Most “AI messaging” tools today operate as cloud services or full chat apps. We wanted something closer to a digital-twin input method—a thin layer that sits on top of your existing SMS app and quietly helps you respond faster.

What GoodSMS does

• Runs an LLM locally (no cloud round-trip for drafting) • Reads the incoming SMS text, thread context, and your previous writing style • Generates 3–5 possible replies instantly • Lets you accept/edit/paste into your messaging app • Supports short messages, long-form replies, quick actions, confirmations, and scheduling • Privacy-first architecture: no message content leaves your device unless you explicitly opt into cloud inference

Why we built it

Most people lose time triaging simple messages: “ok,” “sure,” “on my way,” “what’s the address again,” etc. Others tend to miss messages or delay replies because the friction is too high.

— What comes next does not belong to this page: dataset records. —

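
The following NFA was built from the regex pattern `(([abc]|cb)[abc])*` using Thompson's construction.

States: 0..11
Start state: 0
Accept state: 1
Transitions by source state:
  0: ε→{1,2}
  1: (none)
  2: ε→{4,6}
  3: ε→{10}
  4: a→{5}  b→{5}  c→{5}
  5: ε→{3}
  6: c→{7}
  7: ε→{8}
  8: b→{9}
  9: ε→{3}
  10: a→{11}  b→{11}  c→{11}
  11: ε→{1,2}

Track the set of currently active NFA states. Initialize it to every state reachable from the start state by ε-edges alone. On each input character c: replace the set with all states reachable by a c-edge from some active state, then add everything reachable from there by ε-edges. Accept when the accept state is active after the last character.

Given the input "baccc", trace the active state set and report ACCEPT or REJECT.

S₀ = ε-closure({0}) = {0,1,2,4,6}
'b' @ 1: {3,5,10}
'a' @ 2: {1,2,4,6,11}  ✓accept
'c' @ 3: {3,5,7,8,10}
'c' @ 4: {1,2,4,6,11}  ✓accept
'c' @ 5: {3,5,7,8,10}
end set {3,5,7,8,10} — state 1 not in

Answer: REJECT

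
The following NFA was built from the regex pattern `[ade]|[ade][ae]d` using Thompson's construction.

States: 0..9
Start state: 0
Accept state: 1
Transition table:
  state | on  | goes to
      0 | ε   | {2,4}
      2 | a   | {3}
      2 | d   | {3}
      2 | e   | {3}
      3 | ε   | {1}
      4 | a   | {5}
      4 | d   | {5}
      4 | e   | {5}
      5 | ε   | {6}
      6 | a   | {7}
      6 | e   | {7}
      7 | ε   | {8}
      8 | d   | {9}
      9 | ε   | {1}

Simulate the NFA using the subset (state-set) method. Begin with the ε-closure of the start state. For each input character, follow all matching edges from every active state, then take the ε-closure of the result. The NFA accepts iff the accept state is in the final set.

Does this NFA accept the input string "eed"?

Answer: ACCEPT

Trace:
start: ε-closure({0}) = {0,2,4}
'e' @ 1: {1,3,5,6}  (accept∈set)
'e' @ 2: {7,8}
'd' @ 3: {1,9}  (accept∈set)
after full input: {1,9}  (accept=1 in)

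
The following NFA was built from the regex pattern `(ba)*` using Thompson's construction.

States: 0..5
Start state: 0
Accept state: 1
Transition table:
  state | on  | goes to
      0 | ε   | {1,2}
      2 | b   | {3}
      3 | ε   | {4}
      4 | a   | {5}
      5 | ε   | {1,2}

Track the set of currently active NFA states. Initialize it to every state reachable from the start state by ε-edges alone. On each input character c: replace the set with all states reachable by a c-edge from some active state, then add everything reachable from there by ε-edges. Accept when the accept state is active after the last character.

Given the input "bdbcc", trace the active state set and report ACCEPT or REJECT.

Answer: REJECT

Derivation:
initial (ε-close {0}): {0,1,2}
'b' @ 1: {3,4}
'd' @ 2: {}  — dead — no transitions
rest 'bcc' ignored (set empty)
final: {}; accept 1 not in set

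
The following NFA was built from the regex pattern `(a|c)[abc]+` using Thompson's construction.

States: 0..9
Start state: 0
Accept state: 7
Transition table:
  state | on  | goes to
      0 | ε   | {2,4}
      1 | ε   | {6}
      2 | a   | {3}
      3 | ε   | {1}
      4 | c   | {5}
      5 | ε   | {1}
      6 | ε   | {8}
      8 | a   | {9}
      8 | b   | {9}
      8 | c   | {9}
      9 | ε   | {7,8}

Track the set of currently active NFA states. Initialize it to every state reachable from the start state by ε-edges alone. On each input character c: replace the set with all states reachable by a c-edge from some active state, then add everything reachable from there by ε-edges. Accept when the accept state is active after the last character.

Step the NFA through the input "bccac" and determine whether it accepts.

Answer: REJECT

Steps:
S₀ = ε-closure({0}) = {0,2,4}
'b' @ 1: {}  — dead — no transitions
rest 'ccac' ignored (set empty)
final: {}; accept 7 not in set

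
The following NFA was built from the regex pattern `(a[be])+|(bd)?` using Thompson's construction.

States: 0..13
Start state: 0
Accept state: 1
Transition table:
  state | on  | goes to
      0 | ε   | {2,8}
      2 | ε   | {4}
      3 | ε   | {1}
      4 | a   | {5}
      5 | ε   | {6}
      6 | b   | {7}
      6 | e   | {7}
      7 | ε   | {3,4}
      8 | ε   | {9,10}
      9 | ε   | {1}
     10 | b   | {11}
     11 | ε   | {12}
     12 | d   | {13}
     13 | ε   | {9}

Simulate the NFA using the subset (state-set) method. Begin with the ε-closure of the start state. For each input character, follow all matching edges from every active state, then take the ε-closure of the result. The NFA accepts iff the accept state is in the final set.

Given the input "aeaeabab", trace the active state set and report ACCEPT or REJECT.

Answer: ACCEPT

Trace:
S₀ = ε-closure({0}) = {0,1,2,4,8,9,10}
'a' @ 1: {5,6}
'e' @ 2: {1,3,4,7}  ✓accept
'a' @ 3: {5,6}
'e' @ 4: {1,3,4,7}  ✓accept
'a' @ 5: {5,6}
'b' @ 6: {1,3,4,7}  ✓accept
'a' @ 7: {5,6}
'b' @ 8: {1,3,4,7}  ✓accept
after full input: {1,3,4,7}  (accept=1 in)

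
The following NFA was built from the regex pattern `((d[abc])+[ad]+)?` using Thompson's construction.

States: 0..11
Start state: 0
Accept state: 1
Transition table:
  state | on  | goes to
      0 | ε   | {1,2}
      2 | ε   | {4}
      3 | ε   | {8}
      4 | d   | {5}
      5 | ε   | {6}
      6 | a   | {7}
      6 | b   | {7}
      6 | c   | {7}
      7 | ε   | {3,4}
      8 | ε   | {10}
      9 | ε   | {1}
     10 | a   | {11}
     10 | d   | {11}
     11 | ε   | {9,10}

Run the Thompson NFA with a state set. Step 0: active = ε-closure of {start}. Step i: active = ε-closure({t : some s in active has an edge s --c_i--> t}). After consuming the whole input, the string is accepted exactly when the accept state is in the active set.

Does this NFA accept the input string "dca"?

initial (ε-close {0}): {0,1,2,4}
'd' @ 1: {5,6}
'c' @ 2: {3,4,7,8,10}
'a' @ 3: {1,9,10,11}  (accept∈set)
end set {1,9,10,11} — state 1 in

Answer: ACCEPT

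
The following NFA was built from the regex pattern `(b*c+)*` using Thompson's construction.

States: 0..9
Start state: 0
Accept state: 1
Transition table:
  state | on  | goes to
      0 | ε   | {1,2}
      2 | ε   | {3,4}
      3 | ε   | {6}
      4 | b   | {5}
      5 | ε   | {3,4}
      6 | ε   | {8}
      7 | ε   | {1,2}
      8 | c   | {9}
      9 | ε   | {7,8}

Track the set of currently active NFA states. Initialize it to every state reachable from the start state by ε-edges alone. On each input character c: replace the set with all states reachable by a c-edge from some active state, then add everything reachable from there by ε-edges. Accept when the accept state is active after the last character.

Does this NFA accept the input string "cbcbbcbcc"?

start: ε-closure({0}) = {0,1,2,3,4,6,8}
'c' @ 1: {1,2,3,4,6,7,8,9}  (accept∈set)
'b' @ 2: {3,4,5,6,8}
'c' @ 3: {1,2,3,4,6,7,8,9}  (accept∈set)
'b' @ 4: {3,4,5,6,8}
'b' @ 5: {3,4,5,6,8}
'c' @ 6: {1,2,3,4,6,7,8,9}  (accept∈set)
'b' @ 7: {3,4,5,6,8}
'c' @ 8: {1,2,3,4,6,7,8,9}  (accept∈set)
'c' @ 9: {1,2,3,4,6,7,8,9}  (accept∈set)
final: {1,2,3,4,6,7,8,9}; accept 1 in set

Answer: ACCEPT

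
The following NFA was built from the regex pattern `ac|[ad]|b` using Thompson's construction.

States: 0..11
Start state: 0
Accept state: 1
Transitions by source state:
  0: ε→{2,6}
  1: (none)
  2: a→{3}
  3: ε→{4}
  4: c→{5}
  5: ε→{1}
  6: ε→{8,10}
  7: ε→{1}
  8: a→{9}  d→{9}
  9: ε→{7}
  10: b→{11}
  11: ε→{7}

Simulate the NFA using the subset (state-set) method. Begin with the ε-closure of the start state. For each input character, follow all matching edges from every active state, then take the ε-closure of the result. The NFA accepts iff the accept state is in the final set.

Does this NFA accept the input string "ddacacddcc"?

Answer: REJECT

Steps:
S₀ = ε-closure({0}) = {0,2,6,8,10}
'd' @ 1: {1,7,9}  (accept∈set)
'd' @ 2: {}  — state set empty
rest 'acacddcc' ignored (set empty)
after full input: {}  (accept=1 not in)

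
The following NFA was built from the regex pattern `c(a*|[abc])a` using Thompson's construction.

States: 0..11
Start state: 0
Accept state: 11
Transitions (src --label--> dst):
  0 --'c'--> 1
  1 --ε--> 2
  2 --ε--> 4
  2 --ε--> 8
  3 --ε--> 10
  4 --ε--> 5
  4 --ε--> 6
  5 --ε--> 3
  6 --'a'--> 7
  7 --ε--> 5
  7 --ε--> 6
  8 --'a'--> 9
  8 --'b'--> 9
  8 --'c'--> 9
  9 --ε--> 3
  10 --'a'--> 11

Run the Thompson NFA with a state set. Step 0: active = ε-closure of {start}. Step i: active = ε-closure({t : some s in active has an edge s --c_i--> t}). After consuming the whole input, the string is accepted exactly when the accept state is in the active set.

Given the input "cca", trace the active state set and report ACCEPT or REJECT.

Answer: ACCEPT

Trace:
initial (ε-close {0}): {0}
'c' @ 1: {1,2,3,4,5,6,8,10}
'c' @ 2: {3,9,10}
'a' @ 3: {11}  [accepting]
after full input: {11}  (accept=11 in)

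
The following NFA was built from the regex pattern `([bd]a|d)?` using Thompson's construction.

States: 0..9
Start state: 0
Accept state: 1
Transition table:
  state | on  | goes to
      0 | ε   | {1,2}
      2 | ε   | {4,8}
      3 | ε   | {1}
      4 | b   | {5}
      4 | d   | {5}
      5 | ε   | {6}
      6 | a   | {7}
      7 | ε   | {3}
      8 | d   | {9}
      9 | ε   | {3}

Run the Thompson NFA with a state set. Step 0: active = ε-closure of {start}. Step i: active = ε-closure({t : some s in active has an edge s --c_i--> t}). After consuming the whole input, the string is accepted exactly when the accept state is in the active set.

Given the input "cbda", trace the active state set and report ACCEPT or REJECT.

initial (ε-close {0}): {0,1,2,4,8}
'c' @ 1: {}  — dead — no transitions
rest 'bda' ignored (set empty)
end set {} — state 1 not in

Answer: REJECT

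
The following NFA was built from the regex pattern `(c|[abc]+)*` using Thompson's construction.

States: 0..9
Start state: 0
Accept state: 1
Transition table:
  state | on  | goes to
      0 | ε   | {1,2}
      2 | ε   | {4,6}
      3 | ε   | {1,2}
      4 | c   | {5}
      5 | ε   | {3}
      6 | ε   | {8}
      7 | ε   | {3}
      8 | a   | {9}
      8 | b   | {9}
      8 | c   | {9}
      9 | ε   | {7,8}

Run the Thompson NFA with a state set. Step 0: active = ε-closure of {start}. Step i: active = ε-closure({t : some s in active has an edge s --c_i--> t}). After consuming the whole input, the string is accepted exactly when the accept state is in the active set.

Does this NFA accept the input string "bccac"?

initial (ε-close {0}): {0,1,2,4,6,8}
'b' @ 1: {1,2,3,4,6,7,8,9}  ✓accept
'c' @ 2: {1,2,3,4,5,6,7,8,9}  ✓accept
'c' @ 3: {1,2,3,4,5,6,7,8,9}  ✓accept
'a' @ 4: {1,2,3,4,6,7,8,9}  ✓accept
'c' @ 5: {1,2,3,4,5,6,7,8,9}  ✓accept
after full input: {1,2,3,4,5,6,7,8,9}  (accept=1 in)

Answer: ACCEPT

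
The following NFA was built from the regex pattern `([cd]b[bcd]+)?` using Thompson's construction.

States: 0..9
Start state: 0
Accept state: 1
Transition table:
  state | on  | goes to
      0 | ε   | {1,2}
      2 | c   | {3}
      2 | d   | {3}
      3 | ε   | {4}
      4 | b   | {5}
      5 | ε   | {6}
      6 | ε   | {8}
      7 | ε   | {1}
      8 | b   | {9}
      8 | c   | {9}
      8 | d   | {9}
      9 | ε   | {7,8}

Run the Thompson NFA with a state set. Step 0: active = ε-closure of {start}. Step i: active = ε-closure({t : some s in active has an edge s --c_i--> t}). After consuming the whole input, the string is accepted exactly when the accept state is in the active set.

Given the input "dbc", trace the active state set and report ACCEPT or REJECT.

start: ε-closure({0}) = {0,1,2}
'd' @ 1: {3,4}
'b' @ 2: {5,6,8}
'c' @ 3: {1,7,8,9}  [accepting]
after full input: {1,7,8,9}  (accept=1 in)

Answer: ACCEPT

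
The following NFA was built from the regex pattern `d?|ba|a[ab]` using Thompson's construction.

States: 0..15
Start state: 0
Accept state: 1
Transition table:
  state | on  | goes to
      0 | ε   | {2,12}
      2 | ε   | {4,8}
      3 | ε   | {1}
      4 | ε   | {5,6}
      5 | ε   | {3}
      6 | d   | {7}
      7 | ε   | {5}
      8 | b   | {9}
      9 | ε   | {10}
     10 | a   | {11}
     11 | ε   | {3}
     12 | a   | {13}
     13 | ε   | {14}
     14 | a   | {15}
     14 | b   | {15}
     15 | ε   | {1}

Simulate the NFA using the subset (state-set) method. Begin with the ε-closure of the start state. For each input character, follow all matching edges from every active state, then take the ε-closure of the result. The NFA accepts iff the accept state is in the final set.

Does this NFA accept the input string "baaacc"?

start: ε-closure({0}) = {0,1,2,3,4,5,6,8,12}
'b' @ 1: {9,10}
'a' @ 2: {1,3,11}  (accept∈set)
'a' @ 3: {}  — dead — no transitions
rest 'acc' ignored (set empty)
final: {}; accept 1 not in set

Answer: REJECT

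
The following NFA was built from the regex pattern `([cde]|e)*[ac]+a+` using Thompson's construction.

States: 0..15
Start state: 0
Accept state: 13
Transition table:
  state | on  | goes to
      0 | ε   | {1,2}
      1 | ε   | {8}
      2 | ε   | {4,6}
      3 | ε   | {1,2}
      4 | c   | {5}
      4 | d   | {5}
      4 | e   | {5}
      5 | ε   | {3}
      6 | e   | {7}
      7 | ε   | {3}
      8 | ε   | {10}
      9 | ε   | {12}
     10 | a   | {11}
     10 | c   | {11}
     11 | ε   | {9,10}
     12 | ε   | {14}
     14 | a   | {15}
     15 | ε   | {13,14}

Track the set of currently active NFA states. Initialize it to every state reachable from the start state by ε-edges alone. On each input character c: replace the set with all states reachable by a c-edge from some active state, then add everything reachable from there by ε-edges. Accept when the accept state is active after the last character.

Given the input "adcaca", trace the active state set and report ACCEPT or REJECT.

Answer: REJECT

Steps:
start: ε-closure({0}) = {0,1,2,4,6,8,10}
'a' @ 1: {9,10,11,12,14}
'd' @ 2: {}  — dead — no transitions
rest 'caca' ignored (set empty)
after full input: {}  (accept=13 not in)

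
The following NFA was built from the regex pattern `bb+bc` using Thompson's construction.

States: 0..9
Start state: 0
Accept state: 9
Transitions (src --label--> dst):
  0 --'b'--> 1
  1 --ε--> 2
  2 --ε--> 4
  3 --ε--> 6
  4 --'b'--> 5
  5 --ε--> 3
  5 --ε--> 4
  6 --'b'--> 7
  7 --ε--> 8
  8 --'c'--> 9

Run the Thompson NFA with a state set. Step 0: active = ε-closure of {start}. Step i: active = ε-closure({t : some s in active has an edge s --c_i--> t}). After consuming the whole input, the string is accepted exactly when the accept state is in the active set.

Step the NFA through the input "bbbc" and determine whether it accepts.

Answer: ACCEPT

Derivation:
initial (ε-close {0}): {0}
'b' @ 1: {1,2,4}
'b' @ 2: {3,4,5,6}
'b' @ 3: {3,4,5,6,7,8}
'c' @ 4: {9}  (accept∈set)
after full input: {9}  (accept=9 in)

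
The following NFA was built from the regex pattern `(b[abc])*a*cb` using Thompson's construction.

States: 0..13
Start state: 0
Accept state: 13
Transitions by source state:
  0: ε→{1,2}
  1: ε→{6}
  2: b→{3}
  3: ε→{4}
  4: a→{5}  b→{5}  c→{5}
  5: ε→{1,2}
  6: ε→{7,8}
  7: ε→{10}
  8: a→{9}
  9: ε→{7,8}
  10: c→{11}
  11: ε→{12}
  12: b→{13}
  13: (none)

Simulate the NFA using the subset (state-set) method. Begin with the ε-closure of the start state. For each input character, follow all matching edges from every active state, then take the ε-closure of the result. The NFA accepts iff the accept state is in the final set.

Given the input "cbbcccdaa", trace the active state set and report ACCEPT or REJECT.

initial (ε-close {0}): {0,1,2,6,7,8,10}
'c' @ 1: {11,12}
'b' @ 2: {13}  [accepting]
'b' @ 3: {}  — no active states
rest 'cccdaa' ignored (set empty)
after full input: {}  (accept=13 not in)

Answer: REJECT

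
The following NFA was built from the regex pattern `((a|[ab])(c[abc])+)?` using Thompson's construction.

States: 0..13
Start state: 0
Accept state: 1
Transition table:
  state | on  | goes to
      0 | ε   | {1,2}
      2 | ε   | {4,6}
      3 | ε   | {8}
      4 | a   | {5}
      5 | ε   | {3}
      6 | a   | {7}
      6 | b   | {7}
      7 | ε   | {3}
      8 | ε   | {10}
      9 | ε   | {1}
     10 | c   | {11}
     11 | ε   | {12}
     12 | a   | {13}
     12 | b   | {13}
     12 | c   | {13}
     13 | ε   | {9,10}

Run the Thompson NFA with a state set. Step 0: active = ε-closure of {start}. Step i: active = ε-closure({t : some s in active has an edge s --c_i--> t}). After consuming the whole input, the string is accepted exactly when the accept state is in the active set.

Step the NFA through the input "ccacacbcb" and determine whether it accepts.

Answer: REJECT

Trace:
start: ε-closure({0}) = {0,1,2,4,6}
'c' @ 1: {}  — dead — no transitions
rest 'cacacbcb' ignored (set empty)
final: {}; accept 1 not in set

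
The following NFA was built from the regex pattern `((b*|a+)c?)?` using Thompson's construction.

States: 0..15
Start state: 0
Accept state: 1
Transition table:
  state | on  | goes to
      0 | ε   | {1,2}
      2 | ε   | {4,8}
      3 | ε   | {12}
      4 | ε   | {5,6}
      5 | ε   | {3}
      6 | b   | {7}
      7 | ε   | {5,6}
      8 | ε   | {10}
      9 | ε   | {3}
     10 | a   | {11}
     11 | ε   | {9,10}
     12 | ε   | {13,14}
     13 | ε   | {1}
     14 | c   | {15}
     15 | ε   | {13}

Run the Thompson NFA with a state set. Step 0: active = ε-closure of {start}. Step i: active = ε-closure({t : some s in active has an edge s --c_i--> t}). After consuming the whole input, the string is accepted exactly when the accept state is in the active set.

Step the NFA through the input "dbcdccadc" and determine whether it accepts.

S₀ = ε-closure({0}) = {0,1,2,3,4,5,6,8,10,12,13,14}
'd' @ 1: {}  — no active states
rest 'bcdccadc' ignored (set empty)
final: {}; accept 1 not in set

Answer: REJECT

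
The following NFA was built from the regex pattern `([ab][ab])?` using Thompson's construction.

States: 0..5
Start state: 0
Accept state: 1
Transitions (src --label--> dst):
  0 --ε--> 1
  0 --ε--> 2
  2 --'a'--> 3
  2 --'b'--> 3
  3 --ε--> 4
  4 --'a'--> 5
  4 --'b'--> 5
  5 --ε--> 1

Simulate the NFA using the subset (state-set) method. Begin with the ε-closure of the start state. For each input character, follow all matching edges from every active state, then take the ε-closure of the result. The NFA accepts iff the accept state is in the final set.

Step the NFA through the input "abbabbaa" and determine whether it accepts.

S₀ = ε-closure({0}) = {0,1,2}
'a' @ 1: {3,4}
'b' @ 2: {1,5}  [accepting]
'b' @ 3: {}  — state set empty
rest 'abbaa' ignored (set empty)
after full input: {}  (accept=1 not in)

Answer: REJECT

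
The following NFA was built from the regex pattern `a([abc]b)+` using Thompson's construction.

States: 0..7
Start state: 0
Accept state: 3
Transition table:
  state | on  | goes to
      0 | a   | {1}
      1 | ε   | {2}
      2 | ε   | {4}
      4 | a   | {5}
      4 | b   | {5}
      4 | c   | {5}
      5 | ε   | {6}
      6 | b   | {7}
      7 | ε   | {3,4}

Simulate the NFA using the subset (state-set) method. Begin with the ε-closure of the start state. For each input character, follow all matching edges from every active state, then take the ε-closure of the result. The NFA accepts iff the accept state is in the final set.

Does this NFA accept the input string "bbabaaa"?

Answer: REJECT

Trace:
S₀ = ε-closure({0}) = {0}
'b' @ 1: {}  — dead — no transitions
rest 'babaaa' ignored (set empty)
after full input: {}  (accept=3 not in)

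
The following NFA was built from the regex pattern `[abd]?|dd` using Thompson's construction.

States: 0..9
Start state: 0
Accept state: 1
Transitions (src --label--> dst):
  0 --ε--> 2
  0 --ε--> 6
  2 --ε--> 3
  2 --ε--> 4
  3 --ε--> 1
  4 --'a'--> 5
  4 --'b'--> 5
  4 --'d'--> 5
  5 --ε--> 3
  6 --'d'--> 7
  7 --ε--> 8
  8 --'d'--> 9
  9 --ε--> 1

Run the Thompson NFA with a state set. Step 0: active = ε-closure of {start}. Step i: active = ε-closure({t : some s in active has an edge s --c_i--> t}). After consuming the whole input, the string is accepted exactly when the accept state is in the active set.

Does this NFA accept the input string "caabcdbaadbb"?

initial (ε-close {0}): {0,1,2,3,4,6}
'c' @ 1: {}  — no active states
rest 'aabcdbaadbb' ignored (set empty)
end set {} — state 1 not in

Answer: REJECT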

GoodSMS tries to behave like a personal executive assistant for SMS, especially useful for: • Busy professionals • Parents coordinating logistics • Service providers handling many similar conversations • Anyone who wants faster, cleaner messaging flow

Technical notes

• Android-first implementation using a custom input-method wrapper • On-device LLM inference (quantized 3B–8B models) • Optional cloud-compute escalation for long messages • Conversation-thread reconstruction • Lightweight ranking layer for human-like prioritization • Zero dependency on carrier APIs

Open Questions / Looking for Feedback

I would really appreciate feedback from this community on:

How to improve the on-device inference/latency tradeoff

Whether there is value in adding a plug-in layer (e.g., automate routine replies, reminders, follow-ups)

Ideas for a secure way to integrate with RCS and third-party messaging

Whether a more advanced “agentic” mode would be useful or too risky

I just launched the first public version today. Happy to answer all technical questions, share architectural details, or discuss edge cases.